A esquerda tem um papel: combater a fragilidade programática do “Chega”, denunciando os seus tiques fascistas. Ter que fazer política sem frases feitas e sem disseminar ódio serão as maiores dificuldades da extrema-direita no Parlamento. Texto de Alexandre Fernandes.
Parlamento (hemiciclo) – Foto IPPAR, disponível na wikipedia
Parlamento (hemiciclo) – Foto IPPAR, disponível na wikipedia

Nas manifestações e nas ruas gritava-se que “não passarão”, mas o evitável – e não o inevitável - aconteceu: já passaram no nosso país.

A extrema-direita chega em 2019 ao parlamento português e pela conjuntura europeia e mundial não é garantido que seja apenas um episódio de quatro anos com um fim anunciado, o que torna a luta dura e complexa na esquerda no combate à extrema-direita.

Surge então a discussão na sociedade portuguesa de como lidar com o “Chega”. Dar ou não dar palco à sua voz, às suas ideias e ao seu populismo?

Em primeiro lugar, é preciso interiorizar que o palco já lá está. Não é nem será a esquerda a dar-lhe palco, mas sim a Assembleia da República e, como é evidente, toda a comunicação social e consequentemente, as redes sociais que são cada vez mais mobilizadoras para determinar orientações ideológicas e pontos de vista relativamente à política e aos partidos portugueses.

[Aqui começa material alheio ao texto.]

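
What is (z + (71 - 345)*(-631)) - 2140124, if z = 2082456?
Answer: 115226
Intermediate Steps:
(z + (71 - 345)*(-631)) - 2140124 = (2082456 + (71 - 345)*(-631)) - 2140124 = (2082456 - 274*(-631)) - 2140124 = (2082456 + 172894) - 2140124 = 2255350 - 2140124 = 115226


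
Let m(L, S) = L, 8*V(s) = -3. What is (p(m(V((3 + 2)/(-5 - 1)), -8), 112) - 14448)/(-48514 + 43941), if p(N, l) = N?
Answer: 115587/36584 ≈ 3.1595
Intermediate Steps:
V(s) = -3/8 (V(s) = (⅛)*(-3) = -3/8)
(p(m(V((3 + 2)/(-5 - 1)), -8), 112) - 14448)/(-48514 + 43941) = (-3/8 - 14448)/(-48514 + 43941) = -115587/8/(-4573) = -115587/8*(-1/4573) = 115587/36584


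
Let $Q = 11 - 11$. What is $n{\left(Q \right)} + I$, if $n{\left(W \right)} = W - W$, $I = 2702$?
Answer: $2702$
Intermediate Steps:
$Q = 0$ ($Q = 11 - 11 = 0$)
$n{\left(W \right)} = 0$
$n{\left(Q \right)} + I = 0 + 2702 = 2702$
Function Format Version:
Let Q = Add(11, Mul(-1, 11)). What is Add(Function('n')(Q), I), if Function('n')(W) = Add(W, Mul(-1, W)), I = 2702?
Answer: 2702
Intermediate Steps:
Q = 0 (Q = Add(11, -11) = 0)
Function('n')(W) = 0
Add(Function('n')(Q), I) = Add(0, 2702) = 2702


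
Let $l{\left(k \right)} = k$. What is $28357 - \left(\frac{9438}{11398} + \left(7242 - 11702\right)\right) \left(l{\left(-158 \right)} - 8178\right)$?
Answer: $- \frac{211679669313}{5699} \approx -3.7143 \cdot 10^{7}$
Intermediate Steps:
$28357 - \left(\frac{9438}{11398} + \left(7242 - 11702\right)\right) \left(l{\left(-158 \right)} - 8178\right) = 28357 - \left(\frac{9438}{11398} + \left(7242 - 11702\right)\right) \left(-158 - 8178\right) = 28357 - \left(9438 \cdot \frac{1}{11398} - 4460\right) \left(-8336\right) = 28357 - \left(\frac{4719}{5699} - 4460\right) \left(-8336\right) = 28357 - \left(- \frac{25412821}{5699}\right) \left(-8336\right) = 28357 - \frac{211841275856}{5699} = - \frac{211679669313}{5699}$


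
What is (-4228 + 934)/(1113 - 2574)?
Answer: 1098/487 ≈ 2.2546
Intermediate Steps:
(-4228 + 934)/(1113 - 2574) = -3294/(-1461) = -3294*(-1/1461) = 1098/487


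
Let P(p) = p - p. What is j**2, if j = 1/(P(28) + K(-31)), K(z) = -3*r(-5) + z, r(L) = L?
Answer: 1/256 ≈ 0.0039063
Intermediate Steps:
P(p) = 0
K(z) = 15 + z (K(z) = -3*(-5) + z = 15 + z)
j = -1/16 (j = 1/(0 + (15 - 31)) = 1/(0 - 16) = 1/(-16) = -1/16 ≈ -0.062500)
j**2 = (-1/16)**2 = 1/256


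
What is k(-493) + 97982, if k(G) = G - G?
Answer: 97982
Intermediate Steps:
k(G) = 0
k(-493) + 97982 = 0 + 97982 = 97982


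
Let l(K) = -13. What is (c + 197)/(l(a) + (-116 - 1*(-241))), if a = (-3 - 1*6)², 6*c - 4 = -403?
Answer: 261/224 ≈ 1.1652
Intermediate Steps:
c = -133/2 (c = ⅔ + (⅙)*(-403) = ⅔ - 403/6 = -133/2 ≈ -66.500)
a = 81 (a = (-3 - 6)² = (-9)² = 81)
(c + 197)/(l(a) + (-116 - 1*(-241))) = (-133/2 + 197)/(-13 + (-116 - 1*(-241))) = 261/(2*(-13 + (-116 + 241))) = 261/(2*(-13 + 125)) = (261/2)/112 = (261/2)*(1/112) = 261/224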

Não podemos adotar a ideia que este fenómeno desaparecerá se fingirmos que ele não existe, portanto é necessário adotar estratégias a curto e longo prazo.

A primeira estratégia é focar no que é realmente importante para a vida das pessoas: serviços públicos de qualidade para toda a população, “destroikar” a legislação laboral, sendo esta a única alternativa para haver um verdadeiro aumento e valorização de salários, e um Estado Social e uma Segurança Social fortes, para responder às necessidades das pessoas, construindo uma verdadeira alternativa de esquerda socialista fazendo oposição ao PS e à direita.

Necessitamos de ter um debate e um combate alargado sobre o controlo público dos setores em que existe dinheiro público, discutir o serviço da dívida e ter igualmente um debate alargado sobre os constrangimentos das instituições europeias que impedem sistematicamente que o país cresça, tal como questionar hoje e sempre o sistema capitalista. É, também, estarmos nas ruas nas diferentes manifestações anti-racistas, feministas e LGBTI, estando do lado de todos os movimentos sociais que estão do lado da resistência anti-fascista.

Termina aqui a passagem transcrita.